The Ottawa FreeBSD Developer Summit will take place June 17–18, 2026, co-located with BSDCan 2026 at the University of Ottawa, Canada. The event features two days of presentations, working groups, and hacker lounges, followed by BSDCan sessions from June 19–20. Key topics include kernel security research using LLMs, cloud integration strategies, FreeBSD Foundation updates, and discussions on the kernel scheduler and network stack improvements. Sponsored by the FreeBSD Foundation, the summit is open to all attendees, with registration available through the BSDCan website. Developer sessions will be held in the Desmarais Building, while evening activities and meals take place in the U90 Residence Hall. A detailed schedule lists talks, breaks, and collaborative working sessions across both days.
When the latest Plex Media Server release is unavailable via FreeBSD's pkg manager, a manual upgrade can be performed using the official .tar.bz2 archive.
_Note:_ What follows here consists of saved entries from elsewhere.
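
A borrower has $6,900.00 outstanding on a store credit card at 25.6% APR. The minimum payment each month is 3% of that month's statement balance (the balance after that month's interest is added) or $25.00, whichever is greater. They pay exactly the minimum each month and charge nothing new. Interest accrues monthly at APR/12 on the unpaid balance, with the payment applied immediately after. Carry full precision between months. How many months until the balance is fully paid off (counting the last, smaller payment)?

285 months

Monthly rate r = 25.6%/12 = 2.13333% = 0.0213333.
While 3% of the post-interest balance exceeds $25.00, each month B ← (B·(1+r))·(1 − 0.03), i.e. B shrinks by the factor (1+r)·0.97 = 0.99069.
This holds for months 1–229. Entering month 230 the balance is $810.84; 3% of the post-interest balance is now below $25.00, so the flat $25.00 minimum applies from here.
From month 230 a fixed $25.00 at rate r clears $810.84 in 56 more payments. Total: 229 + 56 = 285 months.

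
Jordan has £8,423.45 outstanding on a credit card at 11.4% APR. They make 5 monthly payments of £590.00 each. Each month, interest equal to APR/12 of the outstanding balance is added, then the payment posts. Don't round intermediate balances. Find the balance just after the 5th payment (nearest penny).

£5,824.65

Monthly rate r = 11.4%/12 = 0.95% = 0.0095.
Each month: B ← B·(1+r) − £590.00.
Month 1: interest £80.02; balance after payment £7,913.47.
Month 2: interest £75.18; balance after payment £7,398.65.
Month 3: interest £70.29; balance after payment £6,878.94.
Month 4: interest £65.35; balance after payment £6,354.29.
Month 5: interest £60.37; balance after payment £5,824.65.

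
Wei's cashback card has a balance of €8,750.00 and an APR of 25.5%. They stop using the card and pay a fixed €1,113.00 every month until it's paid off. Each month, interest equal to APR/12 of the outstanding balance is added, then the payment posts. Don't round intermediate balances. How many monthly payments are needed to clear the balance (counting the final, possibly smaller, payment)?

Monthly rate r = 25.5%/12 = 2.125% = 0.02125.
Recurrence: B ← B·(1+r) − €1,113.00.
Month 1: interest €185.94; balance after payment €7,822.94.
Month 2: interest €166.24; balance after payment €6,876.17.
Closed form: n = −ln(1 − rB₀/P)/ln(1+r) = −ln(0.83294)/ln(1.02125) ≈ 8.693, so the balance reaches zero during payment 9.

9 months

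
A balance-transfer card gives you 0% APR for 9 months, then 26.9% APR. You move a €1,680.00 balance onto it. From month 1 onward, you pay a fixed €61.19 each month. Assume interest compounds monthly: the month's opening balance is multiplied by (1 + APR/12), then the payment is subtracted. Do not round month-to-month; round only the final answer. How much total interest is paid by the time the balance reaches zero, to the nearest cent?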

The process involves downloading the archive from Plex's website, stopping the Plex service, extracting the files over the existing installation directory, and restarting the service. The same steps apply to both Plex Pass and standard versions, with minor adjustments to directory and service names. In rare cases, a second restart may be required if Plex fails to start properly. This method mirrors the pkg upgrade process and can be used until the new version becomes available through official channels.
The Valuable News weekly roundup for May 25, 2026, curates notable updates across UNIX, BSD, and Linux ecosystems. Highlights include OpenBSD 7.9's release with support for up to 255 CPU cores and WiFi 6, FreeBSD 15.1-RC1's availability with AI-discovered security fixes, and a forked KDE Plasma login manager by SonicDE that supports X11 and systemd-free environments. Additional topics cover FreeBSD's mdo(1) privilege delegation, HAProxy optimizations for Fedimeteo, and a dual-node FreeBSD NAS cluster setup for $210.